2)      Pemerintah Republik Indonesia dalam mempersiapkan pembuatan perjanjian internasional, terlebih dahulu harus menetapkan posisi Pemerintah Republik Indonesia yang dituangkan dalam suatu pedoman delegasi Republik Indonesia.
3)      Pedoman delegasi Republik Indonesia, yang perlu mendapat persetujuan Menteri, memuat hal-hal sebagai berikut :
a)      latar belakang permasalahan;
b)      analisis permasalahan ditinjau dari aspek politis dan yuridis serta aspek lain yang dapat mempengaruhi kepentingan nasional Indonesia;
c)      posisi Indonesia, saran, dan penyesuaian yang dapat dilakukan untuk mencapai kesepakatan.
4)      Perundingan rancangan suatu perjanjian internasional dilakukan oleh Delegasi Republik Indonesia yang dipimpin oleh Menteri atau pejabat lain sesuai dengan materi perjanjian dan lingkup kewenangan masing-masing.
2.      Proses ratifikasi perjanjian internasional menurut pasal 11 UUD 1945 
a)      Pengertian Ratifikasi
Ratifikasi merupakan suatu cara yang sudah melembaga dalam kegiatan hukum (perjanjian) internasional. Hal ini menunbuhkan keyakinan pada lembaga-lambaga perwakilan-perwakilan rakyat bahwa wakil yang menandatangani suatu perjanjian tidak melakukan hal-hal yang bertentangan dengan kepentingan umum.
b)      Proses Ratifikasi
Ratifikasi merupakan proses pengesahan.
Berikut adalah contoh proses ratifikasi hukum (perjanjian internasional) menjadi hukum nasional :
·         Persetujuan Indonesia-Belanda mengenai penyerahan Irian Barat yang ditandatangani di New York (15
·         Januari 1962) disebut Agreement.
·         Perjanjian Indonesia-Australia mengenai garis batas wilayah antara Indonesia dengan Papua Guinea yang ditandatangani di Jakarta 12 Februari 1973 dalam bentuk agreement.
·         Persetujuan garis batas landas kontinen antara Indonesia-Singapura 25 Mei 1973
3.      Proses ratifikasi menurut UUD 1945
Pasal 11 UUD 1945 menyatakan bahwa “Presiden dengan persetujuan Dewan Perwakilan Rakyat menyatakan perang, membuat perdamaian dan perjanjian dengan negara lain”. Untuk menjamin kelancaran pelaksanaan kerja sama antara eksekutif (Presiden) dan legislatif (Dewan Perwakilan Rakyat), harus diperhatikan hal-hal berikut :
1)      Presiden dengan persetujuan Dewan Perwakilan Rakyat menyatakan perang, membuat perdamaian dan perjanjian dengan negara lain.
2)      Presiden dalam membuat perjanjian internasional lainnya yang dapat menimbulkan akibat luas dan mendasar bagi kehidupan rakyat yang terkait dengan beban keuangan negara, dan/atau mengharuskan perubahan atau pembentukan undang-undang harus dengan persetujuan Dewan Perwakilan Rakyat.
3)      Ketentuan lebih lanjut tentang perjanjian internasional diatur dengan undang-undang
J.     Peradilan Internasional
Peradilan Internasional dilaksanakan oleh Mahkamah Internasional yang merupakan salah satu organ perlengkapan PBB yang berkedudukan di Denhaag (Belanda).
Para angota nya terdiri atas ahli hukum terkemuka, yakni 15 orang hakim yang dipilih dari 15 negara berdasarkan kecakapannya dalam hukum.

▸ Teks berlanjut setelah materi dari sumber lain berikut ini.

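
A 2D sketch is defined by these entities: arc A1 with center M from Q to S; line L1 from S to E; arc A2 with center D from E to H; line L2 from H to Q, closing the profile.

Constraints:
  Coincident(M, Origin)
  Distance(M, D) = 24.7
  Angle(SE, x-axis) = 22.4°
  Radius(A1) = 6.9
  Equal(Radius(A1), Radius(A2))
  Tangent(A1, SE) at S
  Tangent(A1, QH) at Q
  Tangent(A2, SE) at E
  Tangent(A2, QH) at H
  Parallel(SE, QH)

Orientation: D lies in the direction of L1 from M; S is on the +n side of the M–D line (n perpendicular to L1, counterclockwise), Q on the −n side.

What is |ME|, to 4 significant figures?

25.65

The slot axis is L1's direction at 22.4°, so u = (cos 22.4°, sin 22.4°) = (0.9245, 0.3811) and n = (−sin 22.4°, cos 22.4°) = (-0.3811, 0.9245). M is at the origin and D lies 24.7 along u from M, so D = 24.7·u = (22.84, 9.412). Tangency of A1 to both parallel lines with radius 6.9 puts S and Q at M ± 6.9·n: S = (-2.629, 6.379), Q = (2.629, -6.379). Equal radii place E and H the same way about D: E = D + 6.9·n = (20.21, 15.79), H = D − 6.9·n = (25.47, 3.033). Then |ME| = |E − M| = 25.65.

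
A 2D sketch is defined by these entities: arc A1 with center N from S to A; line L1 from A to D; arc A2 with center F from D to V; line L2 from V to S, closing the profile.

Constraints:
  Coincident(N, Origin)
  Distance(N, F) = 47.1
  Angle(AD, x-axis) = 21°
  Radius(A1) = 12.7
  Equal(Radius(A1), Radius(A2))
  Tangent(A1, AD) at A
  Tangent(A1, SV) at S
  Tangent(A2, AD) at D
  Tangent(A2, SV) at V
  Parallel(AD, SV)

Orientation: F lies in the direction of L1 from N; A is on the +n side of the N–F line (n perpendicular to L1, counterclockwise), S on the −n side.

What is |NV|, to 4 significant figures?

48.78

The slot axis is L1's direction at 21.0°, so u = (cos 21.0°, sin 21.0°) = (0.9336, 0.3584) and n = (−sin 21.0°, cos 21.0°) = (-0.3584, 0.9336). N is at the origin and F lies 47.1 along u from N, so F = 47.1·u = (43.97, 16.88). Tangency of A1 to both parallel lines with radius 12.7 puts A and S at N ± 12.7·n: A = (-4.551, 11.86), S = (4.551, -11.86). Equal radii place D and V the same way about F: D = F + 12.7·n = (39.42, 28.74), V = F − 12.7·n = (48.52, 5.023). Then |NV| = |V − N| = 48.78.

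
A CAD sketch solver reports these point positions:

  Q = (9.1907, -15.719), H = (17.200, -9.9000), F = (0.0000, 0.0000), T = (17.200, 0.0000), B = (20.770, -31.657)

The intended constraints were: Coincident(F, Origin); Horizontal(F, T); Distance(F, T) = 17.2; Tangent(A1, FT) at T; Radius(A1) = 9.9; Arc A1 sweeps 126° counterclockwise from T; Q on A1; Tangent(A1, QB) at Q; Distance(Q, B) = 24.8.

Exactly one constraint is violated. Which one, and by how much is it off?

Distance(Q, B) = 24.8 — off by 5.10.

F = (0.00, 0.00) ✓; F.y = 0.00, T.y = 0.00 ✓; |FT| = 17.20 ✓; ∠(HT, TF) = 90.00° ✓; |HT| = 9.900 ✓; bearing(H→Q) − bearing(H→T) = 126.0° ✓; |HQ| = 9.900 ✓; ∠(HQ, QB) = 90.00° ✓; |QB| = 19.70 ✗.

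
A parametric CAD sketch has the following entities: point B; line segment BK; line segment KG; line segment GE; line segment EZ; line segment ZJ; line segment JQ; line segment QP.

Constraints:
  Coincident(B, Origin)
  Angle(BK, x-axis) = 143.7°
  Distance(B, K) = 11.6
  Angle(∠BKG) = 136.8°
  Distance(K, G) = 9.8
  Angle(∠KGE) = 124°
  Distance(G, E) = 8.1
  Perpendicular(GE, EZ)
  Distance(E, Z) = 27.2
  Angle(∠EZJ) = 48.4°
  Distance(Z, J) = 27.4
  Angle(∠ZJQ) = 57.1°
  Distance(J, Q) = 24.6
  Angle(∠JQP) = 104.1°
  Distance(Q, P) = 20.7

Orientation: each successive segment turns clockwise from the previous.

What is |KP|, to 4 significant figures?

29.69

B is at the origin; BK runs at 143.7° with length 11.6, so K = (-9.349, 6.867). ∠BKG = 136.8° gives KG at 100.5° from the x-axis; with |KG| = 9.8, G = (-11.13, 16.50). ∠KGE = 124.0° gives GE at 44.50° from the x-axis; with |GE| = 8.1, E = (-5.357, 22.18). The perpendicularity gives EZ at right angles to GE, so EZ runs at -45.50°; with |EZ| = 27.2, Z = (13.71, 2.780). ∠EZJ = 48.4° gives ZJ at -177.1° from the x-axis; with |ZJ| = 27.4, J = (-13.66, 1.394). ∠ZJQ = 57.1° gives JQ at 60.00° from the x-axis; with |JQ| = 24.6, Q = (-1.358, 22.70). ∠JQP = 104.1° gives QP at -15.90° from the x-axis; with |QP| = 20.7, P = (18.55, 17.03). Then |KP| = |P − K| = 29.69.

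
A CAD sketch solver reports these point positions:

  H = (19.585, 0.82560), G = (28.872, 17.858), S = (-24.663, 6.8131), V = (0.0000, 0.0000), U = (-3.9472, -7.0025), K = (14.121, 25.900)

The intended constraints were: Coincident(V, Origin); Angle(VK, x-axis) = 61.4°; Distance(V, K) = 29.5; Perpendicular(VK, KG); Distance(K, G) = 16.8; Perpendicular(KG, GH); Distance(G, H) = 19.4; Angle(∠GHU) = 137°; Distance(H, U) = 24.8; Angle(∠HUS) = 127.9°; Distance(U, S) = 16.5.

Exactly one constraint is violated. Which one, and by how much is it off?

Distance(U, S) = 16.5 — off by 8.40.

V = (0.00, 0.00) ✓; VK at 61.40° ✓; |VK| = 29.50 ✓; ∠(VK, KG) = 90.00° ✓; |KG| = 16.80 ✓; ∠(KG, GH) = 90.00° ✓; |GH| = 19.40 ✓; ∠GHU = 137.0° ✓; |HU| = 24.80 ✓; ∠HUS = 127.9° ✓; |US| = 24.90 ✗.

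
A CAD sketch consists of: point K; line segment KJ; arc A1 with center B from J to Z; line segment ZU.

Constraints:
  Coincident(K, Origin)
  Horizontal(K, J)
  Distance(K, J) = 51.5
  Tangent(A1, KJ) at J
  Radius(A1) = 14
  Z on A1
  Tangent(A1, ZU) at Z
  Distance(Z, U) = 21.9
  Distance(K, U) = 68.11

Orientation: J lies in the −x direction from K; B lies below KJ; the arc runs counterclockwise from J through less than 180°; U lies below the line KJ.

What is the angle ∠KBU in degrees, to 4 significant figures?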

Masa jabatan mereka 9 tahun, sedangkan tugasnya antara lain selain memberi nasehat tentang persoalan hukum kepada majelis umum dan dewan keamanan, juga memeriksa perselisihan atau sengketa antara negara-negara anggota PBB yang diserahkan kepada mahkamah internasional.
Mahkamah internasional dalam mengadili suatu perkara berpedoman pada perjanjian-perjanjian internasional ( traktat-traktat dan kebiasaan- kebiasaan internasional ) sebagai sumber-sumber hukum. Keputusan Mahkamah Internasional merupakan keputusan terakhir walaupun dapat diminta banding. Disamping pengadilan mahkamah internasional, terdapat juga pengadilan arbitrase internasionl. Arbitrase internasional hanya untuk perselisihan hukum, dan keputusan para arbitet tidak perlu berdasarkan peraturan hukum.
Dalam hukum internasional dikenal juga istilah adjudikation, yaitu suatu tehnik hukum untuk meyelesaikan persengketaan internasional dengan menyerahkan keputusan kepada peradilan. Adjudikasi berbeda dengan arbitrase karena adjudikasi mencangkup proses kelembagaan. Yang dilakukan oleh lembaga peradialan tetap semntara arbitrase dilakukan melalui prosedur ade hoc. Lembaga peradilan internasional pertama yang berkaitan dengan adjudikasi adalah permanent court of internasional justice ( PCJI ) yang berfungsi sebagai bagian dari sistem LBB mulai tahun 1920 hingga 1946. PCJI dilanjutkan dengan kehadiran internasional court of justice (ICJ), suatu organ pokok PBB.

Sabtu, 12 Januari 2013

OS berbayar (lisensi) dan penginstalanya serta membahas tentang DOS

        Dwi Fajar Susilo
                 2IC04 
               22411236
            TUGAS KE-4 



WINDOWS (MICROSOFT WINDOWS) ASAL-USUL DARI MS-DOS






          Mircorost Windows atau biasa kita sapa dengan sebutan Windows adalah Sistem Operasi yang dikembangkan oleh Microsoft Corporation yang menggunakan antarmuka dengan berbasikan GUI
(Graphical User Interface) atau tampilan antarmuka bergrafis.
Awalnya Windows bermula dari Ms-Dos (Microsoft Disk Operating System) yaitu sebuah Sistem Operasi

         Awalnya Windows bermula dari Ms-Dos (Microsoft Disk Operating System) yaitu sebuah Sistem Operasi yang berbasiskan teks dan Command-Line interpreter. Windows Versi pertama, Windows Graphic Environmnet 1.0 merupakan perangkat lunak yang bekerja atas arsitekstur 16-Bit dan bukan merupakan Sistem Operasi dan berjalan atas MS-DOS, sehingga untuk menjalankannya membutuhkan MS-DOS. MS-DOS sendiri sebenarnya dibuat oleh perusahaan pembuat komputer Seattle Computer Products dan barulah kemudian direkrut oleh Microsoft yang selanjutnya dibeli lisensinya.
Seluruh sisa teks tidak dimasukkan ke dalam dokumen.